Links NKI/PyTorch source code and hardware instructions bidirectionally:

  • In the Device Trace Viewer, Ctrl+click an event to open the Source Code Viewer at the corresponding source line.

  • In the Source Code Viewer, click a line of code to highlight all linked events in the Device Trace Viewer.

Bidirectional navigation between Source Code Viewer and Device Trace Viewer

When to use: Trace a performance issue back to the exact source code line, or find the hardware behavior of a specific code region.

Learn more: Source Code Viewer

Measurement and comparison#

Use these tools to measure, annotate, and compare specific regions of a profile.

Annotations#

Right-click the Device Trace Viewer to place annotation markers. Annotations snap to events and display time differences and summary metrics between any two markers. You can save and load annotations for collaboration.

../../_images/device-profile-8.png

When to use: Mark specific regions for measurement, compare before/after, or share specific profile views with teammates.

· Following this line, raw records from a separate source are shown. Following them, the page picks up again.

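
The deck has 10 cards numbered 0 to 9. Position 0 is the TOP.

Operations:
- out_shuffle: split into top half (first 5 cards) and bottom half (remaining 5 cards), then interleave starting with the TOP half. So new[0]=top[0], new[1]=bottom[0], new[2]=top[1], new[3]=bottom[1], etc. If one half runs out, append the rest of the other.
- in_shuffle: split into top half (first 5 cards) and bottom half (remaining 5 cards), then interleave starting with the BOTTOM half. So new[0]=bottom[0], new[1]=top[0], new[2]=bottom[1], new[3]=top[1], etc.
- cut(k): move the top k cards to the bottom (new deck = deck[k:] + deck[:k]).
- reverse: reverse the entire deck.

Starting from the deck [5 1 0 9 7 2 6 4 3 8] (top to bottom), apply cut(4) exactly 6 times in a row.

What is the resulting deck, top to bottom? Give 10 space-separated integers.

After op 1 (cut(4)): [7 2 6 4 3 8 5 1 0 9]
After op 2 (cut(4)): [3 8 5 1 0 9 7 2 6 4]
After op 3 (cut(4)): [0 9 7 2 6 4 3 8 5 1]
After op 4 (cut(4)): [6 4 3 8 5 1 0 9 7 2]
After op 5 (cut(4)): [5 1 0 9 7 2 6 4 3 8]
After op 6 (cut(4)): [7 2 6 4 3 8 5 1 0 9]

Answer: 7 2 6 4 3 8 5 1 0 9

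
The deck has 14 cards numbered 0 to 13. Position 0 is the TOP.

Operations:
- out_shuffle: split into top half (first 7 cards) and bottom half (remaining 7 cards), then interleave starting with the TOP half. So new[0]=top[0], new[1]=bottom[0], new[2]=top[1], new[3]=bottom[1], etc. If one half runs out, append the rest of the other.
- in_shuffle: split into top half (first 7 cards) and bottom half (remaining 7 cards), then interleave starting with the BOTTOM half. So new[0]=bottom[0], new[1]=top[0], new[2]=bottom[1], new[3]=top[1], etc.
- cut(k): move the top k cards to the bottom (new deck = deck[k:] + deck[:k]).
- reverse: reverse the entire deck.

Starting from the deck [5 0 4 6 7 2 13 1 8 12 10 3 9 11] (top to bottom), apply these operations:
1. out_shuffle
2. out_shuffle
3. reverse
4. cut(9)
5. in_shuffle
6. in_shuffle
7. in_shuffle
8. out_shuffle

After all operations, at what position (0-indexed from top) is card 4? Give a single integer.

Answer: 11

Derivation:
After op 1 (out_shuffle): [5 1 0 8 4 12 6 10 7 3 2 9 13 11]
After op 2 (out_shuffle): [5 10 1 7 0 3 8 2 4 9 12 13 6 11]
After op 3 (reverse): [11 6 13 12 9 4 2 8 3 0 7 1 10 5]
After op 4 (cut(9)): [0 7 1 10 5 11 6 13 12 9 4 2 8 3]
After op 5 (in_shuffle): [13 0 12 7 9 1 4 10 2 5 8 11 3 6]
After op 6 (in_shuffle): [10 13 2 0 5 12 8 7 11 9 3 1 6 4]
After op 7 (in_shuffle): [7 10 11 13 9 2 3 0 1 5 6 12 4 8]
After op 8 (out_shuffle): [7 0 10 1 11 5 13 6 9 12 2 4 3 8]
Card 4 is at position 11.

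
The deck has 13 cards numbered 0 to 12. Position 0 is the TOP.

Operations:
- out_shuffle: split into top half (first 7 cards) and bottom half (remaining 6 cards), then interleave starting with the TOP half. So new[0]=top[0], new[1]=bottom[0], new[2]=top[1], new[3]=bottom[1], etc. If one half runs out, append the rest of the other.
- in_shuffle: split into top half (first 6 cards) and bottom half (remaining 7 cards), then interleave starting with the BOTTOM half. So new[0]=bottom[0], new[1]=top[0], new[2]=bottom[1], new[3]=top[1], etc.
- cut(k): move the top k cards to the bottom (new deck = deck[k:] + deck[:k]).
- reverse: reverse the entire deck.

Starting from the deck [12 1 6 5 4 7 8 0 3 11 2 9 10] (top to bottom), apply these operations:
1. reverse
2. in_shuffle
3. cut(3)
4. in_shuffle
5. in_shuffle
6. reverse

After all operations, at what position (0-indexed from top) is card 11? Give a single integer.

After op 1 (reverse): [10 9 2 11 3 0 8 7 4 5 6 1 12]
After op 2 (in_shuffle): [8 10 7 9 4 2 5 11 6 3 1 0 12]
After op 3 (cut(3)): [9 4 2 5 11 6 3 1 0 12 8 10 7]
After op 4 (in_shuffle): [3 9 1 4 0 2 12 5 8 11 10 6 7]
After op 5 (in_shuffle): [12 3 5 9 8 1 11 4 10 0 6 2 7]
After op 6 (reverse): [7 2 6 0 10 4 11 1 8 9 5 3 12]
Card 11 is at position 6.

Answer: 6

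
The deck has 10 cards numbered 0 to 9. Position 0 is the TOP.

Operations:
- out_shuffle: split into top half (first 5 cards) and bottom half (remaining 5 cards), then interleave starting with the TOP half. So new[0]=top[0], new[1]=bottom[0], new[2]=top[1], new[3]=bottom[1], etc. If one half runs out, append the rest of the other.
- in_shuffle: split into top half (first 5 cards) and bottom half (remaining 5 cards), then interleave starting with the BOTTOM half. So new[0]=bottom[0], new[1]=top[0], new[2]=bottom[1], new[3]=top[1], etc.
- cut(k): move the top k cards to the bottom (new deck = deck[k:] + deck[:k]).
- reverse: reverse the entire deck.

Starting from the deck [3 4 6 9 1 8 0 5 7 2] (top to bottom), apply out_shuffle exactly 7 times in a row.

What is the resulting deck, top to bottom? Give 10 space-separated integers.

Answer: 3 8 4 0 6 5 9 7 1 2

Derivation:
After op 1 (out_shuffle): [3 8 4 0 6 5 9 7 1 2]
After op 2 (out_shuffle): [3 5 8 9 4 7 0 1 6 2]
After op 3 (out_shuffle): [3 7 5 0 8 1 9 6 4 2]
After op 4 (out_shuffle): [3 1 7 9 5 6 0 4 8 2]
After op 5 (out_shuffle): [3 6 1 0 7 4 9 8 5 2]
After op 6 (out_shuffle): [3 4 6 9 1 8 0 5 7 2]
After op 7 (out_shuffle): [3 8 4 0 6 5 9 7 1 2]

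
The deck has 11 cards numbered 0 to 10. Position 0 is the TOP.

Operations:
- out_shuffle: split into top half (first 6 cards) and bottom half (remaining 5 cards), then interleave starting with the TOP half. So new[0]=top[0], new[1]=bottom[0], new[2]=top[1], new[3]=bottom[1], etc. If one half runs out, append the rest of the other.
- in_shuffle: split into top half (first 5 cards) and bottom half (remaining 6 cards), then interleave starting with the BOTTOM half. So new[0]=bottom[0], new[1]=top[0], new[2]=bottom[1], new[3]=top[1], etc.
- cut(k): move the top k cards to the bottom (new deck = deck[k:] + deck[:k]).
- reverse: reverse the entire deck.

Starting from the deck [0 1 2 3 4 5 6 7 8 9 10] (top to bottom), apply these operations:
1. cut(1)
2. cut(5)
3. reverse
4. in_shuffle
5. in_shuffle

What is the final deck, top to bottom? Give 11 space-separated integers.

Answer: 3 0 8 5 2 10 7 4 1 9 6

Derivation:
After op 1 (cut(1)): [1 2 3 4 5 6 7 8 9 10 0]
After op 2 (cut(5)): [6 7 8 9 10 0 1 2 3 4 5]
After op 3 (reverse): [5 4 3 2 1 0 10 9 8 7 6]
After op 4 (in_shuffle): [0 5 10 4 9 3 8 2 7 1 6]
After op 5 (in_shuffle): [3 0 8 5 2 10 7 4 1 9 6]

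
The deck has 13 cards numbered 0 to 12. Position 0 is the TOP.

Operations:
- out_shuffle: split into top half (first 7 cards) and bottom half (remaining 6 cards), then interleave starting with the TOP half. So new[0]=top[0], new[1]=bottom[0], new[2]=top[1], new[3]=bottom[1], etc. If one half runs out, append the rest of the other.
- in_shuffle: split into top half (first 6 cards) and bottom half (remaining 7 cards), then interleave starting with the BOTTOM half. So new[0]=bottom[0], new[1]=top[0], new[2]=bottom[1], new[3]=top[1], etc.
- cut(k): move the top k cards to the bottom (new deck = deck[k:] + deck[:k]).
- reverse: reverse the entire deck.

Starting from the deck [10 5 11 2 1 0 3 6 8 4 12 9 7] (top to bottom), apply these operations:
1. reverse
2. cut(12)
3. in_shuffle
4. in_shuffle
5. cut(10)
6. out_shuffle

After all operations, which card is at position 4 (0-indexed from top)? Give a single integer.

After op 1 (reverse): [7 9 12 4 8 6 3 0 1 2 11 5 10]
After op 2 (cut(12)): [10 7 9 12 4 8 6 3 0 1 2 11 5]
After op 3 (in_shuffle): [6 10 3 7 0 9 1 12 2 4 11 8 5]
After op 4 (in_shuffle): [1 6 12 10 2 3 4 7 11 0 8 9 5]
After op 5 (cut(10)): [8 9 5 1 6 12 10 2 3 4 7 11 0]
After op 6 (out_shuffle): [8 2 9 3 5 4 1 7 6 11 12 0 10]
Position 4: card 5.

Answer: 5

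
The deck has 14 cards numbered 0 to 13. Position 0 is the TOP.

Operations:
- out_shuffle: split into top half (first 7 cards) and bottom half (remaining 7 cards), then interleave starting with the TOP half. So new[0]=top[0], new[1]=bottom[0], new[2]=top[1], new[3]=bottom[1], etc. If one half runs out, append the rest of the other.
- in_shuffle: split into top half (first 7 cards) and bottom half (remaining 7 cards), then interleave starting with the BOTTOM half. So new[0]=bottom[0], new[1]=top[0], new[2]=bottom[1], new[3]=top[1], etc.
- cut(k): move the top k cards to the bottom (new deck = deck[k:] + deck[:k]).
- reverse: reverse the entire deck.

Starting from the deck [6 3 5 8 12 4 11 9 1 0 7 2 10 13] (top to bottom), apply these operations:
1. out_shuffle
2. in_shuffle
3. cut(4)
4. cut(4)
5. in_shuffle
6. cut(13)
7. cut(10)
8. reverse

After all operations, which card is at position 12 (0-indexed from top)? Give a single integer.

Answer: 4

Derivation:
After op 1 (out_shuffle): [6 9 3 1 5 0 8 7 12 2 4 10 11 13]
After op 2 (in_shuffle): [7 6 12 9 2 3 4 1 10 5 11 0 13 8]
After op 3 (cut(4)): [2 3 4 1 10 5 11 0 13 8 7 6 12 9]
After op 4 (cut(4)): [10 5 11 0 13 8 7 6 12 9 2 3 4 1]
After op 5 (in_shuffle): [6 10 12 5 9 11 2 0 3 13 4 8 1 7]
After op 6 (cut(13)): [7 6 10 12 5 9 11 2 0 3 13 4 8 1]
After op 7 (cut(10)): [13 4 8 1 7 6 10 12 5 9 11 2 0 3]
After op 8 (reverse): [3 0 2 11 9 5 12 10 6 7 1 8 4 13]
Position 12: card 4.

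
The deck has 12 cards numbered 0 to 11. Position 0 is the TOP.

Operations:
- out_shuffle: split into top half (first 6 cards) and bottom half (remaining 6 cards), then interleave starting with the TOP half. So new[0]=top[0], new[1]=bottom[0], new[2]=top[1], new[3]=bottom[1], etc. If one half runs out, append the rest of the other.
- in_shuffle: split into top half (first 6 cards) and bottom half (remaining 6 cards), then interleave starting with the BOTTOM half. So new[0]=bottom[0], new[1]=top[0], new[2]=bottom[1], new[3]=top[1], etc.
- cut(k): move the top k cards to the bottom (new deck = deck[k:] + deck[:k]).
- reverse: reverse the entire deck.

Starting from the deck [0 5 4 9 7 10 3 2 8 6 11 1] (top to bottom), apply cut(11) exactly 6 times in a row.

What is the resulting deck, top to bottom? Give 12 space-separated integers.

Answer: 3 2 8 6 11 1 0 5 4 9 7 10

Derivation:
After op 1 (cut(11)): [1 0 5 4 9 7 10 3 2 8 6 11]
After op 2 (cut(11)): [11 1 0 5 4 9 7 10 3 2 8 6]
After op 3 (cut(11)): [6 11 1 0 5 4 9 7 10 3 2 8]
After op 4 (cut(11)): [8 6 11 1 0 5 4 9 7 10 3 2]
After op 5 (cut(11)): [2 8 6 11 1 0 5 4 9 7 10 3]
After op 6 (cut(11)): [3 2 8 6 11 1 0 5 4 9 7 10]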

Learn more: Device Trace Viewer (Annotations section)

Operator Table#

Aggregates hardware metrics into framework layers and operations (MFU, data movement). Expand rows to drill into nested operators. You can sort and filter columns for streamlined viewing.

../../_images/device-profile-9.png

When to use: Compare per-operator performance metrics across your model’s layers without manually selecting timeline regions.

Learn more: Device Trace Viewer (Operator Table section)

Workspace and layout#

Customize your profiling workflow with these features.

Layout customization#

Add widgets to your workspace — drag, resize, and arrange them freely. Widgets include the Device Trace Viewer, System Trace Viewer, Search, Event Details, and more. Save named layouts and reload them across profiles for a consistent workflow.

../../_images/device-profile-13.png

When to use: Set up your workspace once for a specific workflow (e.g., NKI debugging, distributed profiling) and reuse it.

Multi-profile analysis#

Add multiple widgets side by side in a profile page to create your own analysis dashboard. Each widget can show a different profile or data view. Use the profile dropdown to switch profiles within any widget.

../../_images/widget_switch_profiles.png

When to use: Compare execution across NeuronCores or instances in a distributed workload.

Dark and light mode#

Click the theme toggle in the top-right corner to switch between dark and light mode.

../../_images/dark-light-mode-toggle.png

When to use: Personal preference, accessibility considerations, or matching your presentation theme in screenshots.